Un rilancio della Politica di coesione passa, dunque, innanzitutto dall'individuazione di priorità negli obiettivi (proprio come quelli inseriti in maniera assai dettagliata nel Pnrr, che ha certamente aiutato nella determinazione dei progetti realizzabili da quelli no).
Per garantire il conseguimento di questi obiettivi sarebbe auspicabile se non necessario adottare una prospettiva a lungo termine. Le recenti crisi, come la pandemia di COVID-19 e la crisi energetica seguita all’invasione russa dell’Ucraina, hanno spostato le priorità verso risposte a breve termine. Se è vero che la Politica di coesione ha dimostrato la sua adattabilità alle esigenze immediate, questa flessibilità ha, però, compromesso i suoi obiettivi a lungo termine.
Uno sviluppo regionale sostenibile può essere raggiunto solo attraverso investimenti a lungo termine, in particolare nella diversificazione delle economie regionali, nel rafforzare l’adattabilità al cambiamento ambientale, tecnologico e demografico e nel migliorare le competenze della forza lavoro. Per rendere più efficienti i fondi di coesione, poi servirebbe, a detta di molti esperti, una maggiore razionalizzazione della spesa, con un approccio basato sul pagamento in base ai risultati, che è l’opposto del sistema basato sul rimborso oggi tipico della Politica di coesione, potrebbe fungere da modello per migliorare l’efficacia della politica.
Tuttavia, l’adozione di questo nuovo sistema di erogazione su larga scala, necessita di una reale verifica preventiva e di valutazioni di fattibilità ex ante. Ed è su questo solco che il lavoro di Raffaele Fitto, politico di lungo corso, che conosce a menadito come si muove la macchina burocratica di Bruxelles, può e deve incidere per migliorare l’efficienza di capitolo di spesa che rappresenta un terzo dell’intero bilancio europeo. Il futuro della coesione è ancora incerto, ma occorre migliorare la fase di progettazione politica e di esecuzione operativa e soprattutto accrescere le sinergie con le altre politiche, a livello nazionale e comunitario.

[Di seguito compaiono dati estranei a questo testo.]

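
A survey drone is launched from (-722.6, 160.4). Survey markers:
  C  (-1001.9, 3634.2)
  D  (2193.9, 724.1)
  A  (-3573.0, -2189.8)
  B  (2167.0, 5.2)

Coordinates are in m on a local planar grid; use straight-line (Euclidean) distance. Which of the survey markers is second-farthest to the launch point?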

Tuttavia, rimane uno strumento essenziale, irrinunciabile per l’Unione: la coesione economica, sociale e territoriale è fondamentale per aumentare la fiducia dei cittadini nelle istituzioni europee e combattere il crescente euroscetticismo. E dopo l’esperienza maturata in patria, con gli ottimi risultati ottenuti, e considerando il peso che i fondi di coesione potrebbero avere in futuro per il rilancio del mezzogiorno, il ministro pugliese potrebbe essere l'uomo giusto al posto giusto, per il nostro paese.